И тут я высказал ему все, что я о нем думаю, выговаривая слова медленно и отчетливо, так что он не мог не понять меня. Наконец, когда мой монолог завершился, я посмотрел на него и увидел, что он побледнел, а в углах рта залегли складки.
— Закончил? — спросил он.
— Вот и весь мой блатной жаргон, которым я владею на сегодняшний день.

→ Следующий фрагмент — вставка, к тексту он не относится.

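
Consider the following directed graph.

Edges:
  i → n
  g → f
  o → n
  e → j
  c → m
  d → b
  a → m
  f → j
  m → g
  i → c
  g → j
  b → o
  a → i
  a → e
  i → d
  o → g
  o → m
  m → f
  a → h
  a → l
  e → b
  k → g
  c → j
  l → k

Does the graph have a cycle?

DFS with white/gray/black marking, starting from h:
h gray
h black
j gray
j black
i gray
  d gray
    b gray
      o gray
        n gray
        n black
        g gray
          f gray
            f→j: j black — skip
          f black
          g→j: j black — skip
        g black
        m gray
          m→g: g black — skip
          m→f: f black — skip
        m black
      o black
    b black
  d black
  i→n: n black — skip
  c gray
    c→j: j black — skip
    c→m: m black — skip
  c black
i black
a gray
  a→i: i black — skip
  e gray
    e→b: b black — skip
    e→j: j black — skip
  e black
  a→m: m black — skip
  l gray
    k gray
      k→g: g black — skip
    k black
  l black
  a→h: h black — skip
a black
Every edge goes to a white or black vertex — no back edge, so the graph is acyclic.

No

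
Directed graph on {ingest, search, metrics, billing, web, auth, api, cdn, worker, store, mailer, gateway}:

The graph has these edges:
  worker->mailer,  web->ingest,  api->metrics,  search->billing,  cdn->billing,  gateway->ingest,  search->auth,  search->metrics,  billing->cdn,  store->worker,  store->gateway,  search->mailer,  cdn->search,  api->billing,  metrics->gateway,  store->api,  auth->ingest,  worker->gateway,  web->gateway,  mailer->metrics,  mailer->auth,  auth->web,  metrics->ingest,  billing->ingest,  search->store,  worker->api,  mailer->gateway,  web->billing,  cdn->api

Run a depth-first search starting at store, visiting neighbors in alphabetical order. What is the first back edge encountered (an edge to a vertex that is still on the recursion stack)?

DFS from store (visiting neighbors in alphabetical order); mark gray on enter, black on exit:
store gray
  api gray
    billing gray
      cdn gray
        cdn→api: api is gray → back edge
First back edge: cdn → api.

cdn→api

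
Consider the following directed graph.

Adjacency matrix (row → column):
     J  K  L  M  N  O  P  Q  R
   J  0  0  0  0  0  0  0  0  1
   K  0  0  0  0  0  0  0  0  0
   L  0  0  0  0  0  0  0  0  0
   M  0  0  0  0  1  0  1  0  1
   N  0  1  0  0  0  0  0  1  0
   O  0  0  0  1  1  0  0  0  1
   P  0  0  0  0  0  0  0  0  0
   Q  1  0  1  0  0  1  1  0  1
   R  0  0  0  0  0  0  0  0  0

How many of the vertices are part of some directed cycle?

A vertex is on a directed cycle iff it belongs to a strongly connected component of size ≥ 2 (or has a self-loop).
The vertices on cycles are {M, N, O, Q} — 4 in total.

4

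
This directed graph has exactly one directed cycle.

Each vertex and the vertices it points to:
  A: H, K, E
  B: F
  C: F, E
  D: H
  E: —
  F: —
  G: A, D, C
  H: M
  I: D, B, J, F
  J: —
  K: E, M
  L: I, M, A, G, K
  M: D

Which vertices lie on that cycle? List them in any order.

D, H, M

DFS with gray/black marking from D:
D gray
  H gray
    M gray
      M→D: D is gray → back edge
Back edge closes the cycle D → H → M → D; its vertices are {D, H, M}.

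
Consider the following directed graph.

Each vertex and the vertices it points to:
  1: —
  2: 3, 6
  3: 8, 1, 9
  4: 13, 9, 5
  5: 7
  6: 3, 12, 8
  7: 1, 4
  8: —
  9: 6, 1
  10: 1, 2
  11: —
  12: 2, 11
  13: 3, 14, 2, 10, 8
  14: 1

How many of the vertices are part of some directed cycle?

A vertex is on a directed cycle iff it belongs to a strongly connected component of size ≥ 2 (or has a self-loop).
The vertices on cycles are {2, 3, 4, 5, 6, 7, 9, 12} — 8 in total.

8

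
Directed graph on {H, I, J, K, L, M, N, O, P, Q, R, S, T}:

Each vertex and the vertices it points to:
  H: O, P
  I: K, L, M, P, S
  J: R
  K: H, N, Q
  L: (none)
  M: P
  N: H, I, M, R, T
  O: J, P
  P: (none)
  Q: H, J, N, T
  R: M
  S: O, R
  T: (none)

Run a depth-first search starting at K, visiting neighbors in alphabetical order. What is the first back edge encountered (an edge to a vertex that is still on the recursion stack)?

I→K

DFS from K (visiting neighbors in alphabetical order); mark gray on enter, black on exit:
K gray
  H gray
    O gray
      J gray
        R gray
          M gray
            P gray
            P black
          M black
        R black
      J black
      O→P: P black — skip
    O black
    H→P: P black — skip
  H black
  N gray
    N→H: H black — skip
    I gray
      I→K: K is gray → back edge
First back edge: I → K.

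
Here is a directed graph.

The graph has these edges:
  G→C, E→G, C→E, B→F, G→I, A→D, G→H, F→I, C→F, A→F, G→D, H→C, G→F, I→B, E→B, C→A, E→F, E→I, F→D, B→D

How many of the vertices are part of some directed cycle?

7

A vertex is on a directed cycle iff it belongs to a strongly connected component of size ≥ 2 (or has a self-loop).
The vertices on cycles are {B, C, E, F, G, H, I} — 7 in total.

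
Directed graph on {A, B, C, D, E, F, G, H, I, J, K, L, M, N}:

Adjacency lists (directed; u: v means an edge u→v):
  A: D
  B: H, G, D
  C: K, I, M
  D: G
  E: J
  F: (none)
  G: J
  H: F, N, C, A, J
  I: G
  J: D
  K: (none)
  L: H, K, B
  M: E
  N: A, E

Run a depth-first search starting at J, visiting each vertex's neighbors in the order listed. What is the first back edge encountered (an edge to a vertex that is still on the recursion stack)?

G->J

DFS from J (visiting each vertex's neighbors in the order listed); mark gray on enter, black on exit:
J gray
  D gray
    G gray
      G→J: J is gray → back edge
First back edge: G → J.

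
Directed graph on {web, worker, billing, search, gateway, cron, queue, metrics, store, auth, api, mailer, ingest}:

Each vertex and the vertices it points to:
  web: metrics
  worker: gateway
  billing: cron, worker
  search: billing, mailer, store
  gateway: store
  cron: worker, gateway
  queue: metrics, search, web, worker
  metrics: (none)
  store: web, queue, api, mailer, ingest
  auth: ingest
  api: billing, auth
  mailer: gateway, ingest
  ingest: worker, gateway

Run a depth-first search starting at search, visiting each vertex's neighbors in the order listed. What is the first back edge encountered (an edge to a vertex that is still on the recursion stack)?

DFS from search (visiting each vertex's neighbors in the order listed); mark gray on enter, black on exit:
search gray
  billing gray
    cron gray
      worker gray
        gateway gray
          store gray
            web gray
              metrics gray
              metrics black
            web black
            queue gray
              queue→metrics: metrics black — skip
              queue→search: search is gray → back edge
First back edge: queue → search.

queue->search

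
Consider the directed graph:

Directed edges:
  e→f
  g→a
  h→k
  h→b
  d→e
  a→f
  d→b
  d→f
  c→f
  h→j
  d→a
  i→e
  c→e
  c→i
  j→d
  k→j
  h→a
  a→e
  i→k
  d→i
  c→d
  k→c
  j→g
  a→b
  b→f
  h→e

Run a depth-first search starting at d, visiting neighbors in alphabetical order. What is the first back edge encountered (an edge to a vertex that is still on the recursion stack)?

c→d

DFS from d (visiting neighbors in alphabetical order); mark gray on enter, black on exit:
d gray
  a gray
    b gray
      f gray
      f black
    b black
    e gray
      e→f: f black — skip
    e black
    a→f: f black — skip
  a black
  d→b: b black — skip
  d→e: e black — skip
  d→f: f black — skip
  i gray
    i→e: e black — skip
    k gray
      c gray
        c→d: d is gray → back edge
First back edge: c → d.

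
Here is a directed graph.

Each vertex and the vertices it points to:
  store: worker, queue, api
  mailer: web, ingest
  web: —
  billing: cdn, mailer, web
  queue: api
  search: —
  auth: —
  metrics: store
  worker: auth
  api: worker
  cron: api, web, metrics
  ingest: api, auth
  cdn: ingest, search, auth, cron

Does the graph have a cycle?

No

DFS with white/gray/black marking, starting from api:
api gray
  worker gray
    auth gray
    auth black
  worker black
api black
store gray
  store→worker: worker black — skip
  queue gray
    queue→api: api black — skip
  queue black
  store→api: api black — skip
store black
mailer gray
  web gray
  web black
  ingest gray
    ingest→api: api black — skip
    ingest→auth: auth black — skip
  ingest black
mailer black
billing gray
  cdn gray
    cdn→ingest: ingest black — skip
    search gray
    search black
    cdn→auth: auth black — skip
    cron gray
      cron→api: api black — skip
      cron→web: web black — skip
      metrics gray
        metrics→store: store black — skip
      metrics black
    cron black
  cdn black
  billing→mailer: mailer black — skip
  billing→web: web black — skip
billing black
Every edge goes to a white or black vertex — no back edge, so the graph is acyclic.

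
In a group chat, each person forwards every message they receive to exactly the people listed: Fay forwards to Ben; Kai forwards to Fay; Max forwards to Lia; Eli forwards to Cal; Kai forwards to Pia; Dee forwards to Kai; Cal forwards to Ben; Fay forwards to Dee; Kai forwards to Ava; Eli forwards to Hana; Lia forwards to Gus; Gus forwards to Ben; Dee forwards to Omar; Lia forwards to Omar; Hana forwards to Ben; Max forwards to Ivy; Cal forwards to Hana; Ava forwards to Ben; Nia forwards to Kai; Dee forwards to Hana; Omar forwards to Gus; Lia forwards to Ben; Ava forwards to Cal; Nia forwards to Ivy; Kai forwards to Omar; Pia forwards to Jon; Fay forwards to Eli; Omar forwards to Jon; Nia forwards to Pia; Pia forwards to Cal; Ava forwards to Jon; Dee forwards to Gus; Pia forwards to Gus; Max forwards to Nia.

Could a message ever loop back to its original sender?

Yes

DFS with white/gray/black marking, starting from Ben:
Ben gray
Ben black
Max gray
  Lia gray
    Omar gray
      Gus gray
        Gus→Ben: Ben black — skip
      Gus black
      Jon gray
      Jon black
    Omar black
    Lia→Gus: Gus black — skip
    Lia→Ben: Ben black — skip
  Lia black
  Nia gray
    Kai gray
      Kai→Omar: Omar black — skip
      Ava gray
        Cal gray
          Cal→Ben: Ben black — skip
          Hana gray
            Hana→Ben: Ben black — skip
          Hana black
        Cal black
        Ava→Ben: Ben black — skip
        Ava→Jon: Jon black — skip
      Ava black
      Fay gray
        Fay→Ben: Ben black — skip
        Dee gray
          Dee→Gus: Gus black — skip
          Dee→Hana: Hana black — skip
          Dee→Omar: Omar black — skip
          Dee→Kai: Kai is gray → back edge
Back edge found, so a cycle exists: Kai → Fay → Dee → Kai.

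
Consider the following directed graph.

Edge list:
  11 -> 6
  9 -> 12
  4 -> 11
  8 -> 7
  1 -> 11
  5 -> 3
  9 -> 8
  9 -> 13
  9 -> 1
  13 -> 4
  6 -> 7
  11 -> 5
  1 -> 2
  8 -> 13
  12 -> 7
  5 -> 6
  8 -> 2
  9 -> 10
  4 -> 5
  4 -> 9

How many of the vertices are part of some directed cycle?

4

A vertex is on a directed cycle iff it belongs to a strongly connected component of size ≥ 2 (or has a self-loop).
The vertices on cycles are {4, 8, 9, 13} — 4 in total.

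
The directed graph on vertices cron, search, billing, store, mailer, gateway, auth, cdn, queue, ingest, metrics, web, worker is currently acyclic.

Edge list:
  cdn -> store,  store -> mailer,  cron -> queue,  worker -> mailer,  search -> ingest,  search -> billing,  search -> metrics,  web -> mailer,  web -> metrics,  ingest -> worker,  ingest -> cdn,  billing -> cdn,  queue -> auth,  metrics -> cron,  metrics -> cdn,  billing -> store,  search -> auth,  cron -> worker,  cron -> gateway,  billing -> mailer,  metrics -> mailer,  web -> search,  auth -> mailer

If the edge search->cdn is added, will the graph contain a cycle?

Adding search→cdn creates a cycle iff cdn can already reach search.
Explore from cdn: no path reaches search. The graph stays acyclic.

No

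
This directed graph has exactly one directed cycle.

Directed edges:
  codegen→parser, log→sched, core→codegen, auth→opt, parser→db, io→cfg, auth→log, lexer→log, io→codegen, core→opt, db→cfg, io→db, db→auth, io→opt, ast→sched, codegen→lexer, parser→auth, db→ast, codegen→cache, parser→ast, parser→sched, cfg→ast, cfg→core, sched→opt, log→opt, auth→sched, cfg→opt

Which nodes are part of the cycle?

DFS with gray/black marking from codegen:
codegen gray
  lexer gray
    log gray
      opt gray
      opt black
      sched gray
        sched→opt: opt black — skip
      sched black
    log black
  lexer black
  parser gray
    parser→sched: sched black — skip
    db gray
      ast gray
        ast→sched: sched black — skip
      ast black
      cfg gray
        core gray
          core→opt: opt black — skip
          core→codegen: codegen is gray → back edge
Back edge closes the cycle codegen → parser → db → cfg → core → codegen; its vertices are {db, cfg, core, parser, codegen}.

db, cfg, core, parser, codegen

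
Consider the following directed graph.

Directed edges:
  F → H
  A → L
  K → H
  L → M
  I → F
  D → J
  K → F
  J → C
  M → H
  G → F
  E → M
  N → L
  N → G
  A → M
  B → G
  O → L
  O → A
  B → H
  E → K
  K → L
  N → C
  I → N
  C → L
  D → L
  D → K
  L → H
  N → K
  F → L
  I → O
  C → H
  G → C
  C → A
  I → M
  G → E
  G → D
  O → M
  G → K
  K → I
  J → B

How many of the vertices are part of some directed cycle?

8

A vertex is on a directed cycle iff it belongs to a strongly connected component of size ≥ 2 (or has a self-loop).
The vertices on cycles are {B, D, E, G, I, J, K, N} — 8 in total.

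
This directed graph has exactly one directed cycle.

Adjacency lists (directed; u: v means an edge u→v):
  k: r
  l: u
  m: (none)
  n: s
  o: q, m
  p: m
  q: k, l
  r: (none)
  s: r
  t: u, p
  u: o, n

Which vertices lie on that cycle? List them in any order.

DFS with gray/black marking from u:
u gray
  o gray
    q gray
      k gray
        r gray
        r black
      k black
      l gray
        l→u: u is gray → back edge
Back edge closes the cycle u → o → q → l → u; its vertices are {l, o, q, u}.

l, o, q, u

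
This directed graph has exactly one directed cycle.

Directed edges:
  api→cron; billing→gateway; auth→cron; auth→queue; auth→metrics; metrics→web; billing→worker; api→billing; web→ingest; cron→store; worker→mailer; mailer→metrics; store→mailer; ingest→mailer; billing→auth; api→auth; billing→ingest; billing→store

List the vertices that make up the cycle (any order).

DFS with gray/black marking from metrics:
metrics gray
  web gray
    ingest gray
      mailer gray
        mailer→metrics: metrics is gray → back edge
Back edge closes the cycle metrics → web → ingest → mailer → metrics; its vertices are {web, ingest, mailer, metrics}.

web, ingest, mailer, metrics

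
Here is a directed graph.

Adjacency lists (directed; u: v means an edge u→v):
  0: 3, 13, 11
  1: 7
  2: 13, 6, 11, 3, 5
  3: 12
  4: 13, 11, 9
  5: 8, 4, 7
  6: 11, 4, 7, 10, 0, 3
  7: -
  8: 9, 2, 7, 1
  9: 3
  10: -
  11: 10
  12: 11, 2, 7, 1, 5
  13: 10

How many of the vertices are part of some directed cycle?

9

A vertex is on a directed cycle iff it belongs to a strongly connected component of size ≥ 2 (or has a self-loop).
The vertices on cycles are {0, 2, 3, 4, 5, 6, 8, 9, 12} — 9 in total.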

— Я не встречал никого, кто владел бы им лучше. Ну что ж, когда бывает нужда, все может пойти в дело. Мы сообщим тебе одно имя, а ты уж найдешь эту персону. Потом все, что необходимо делать... делай.
— Черт возьми, мэн, может, ты объяснишь мне, наконец, все это поподробнее?
— Отыскать подробности, в этом и заключается твоя работа. Картина постепенно прояснится сама собою, и ты по ходу дела сообразишь, что к чему и как поступать.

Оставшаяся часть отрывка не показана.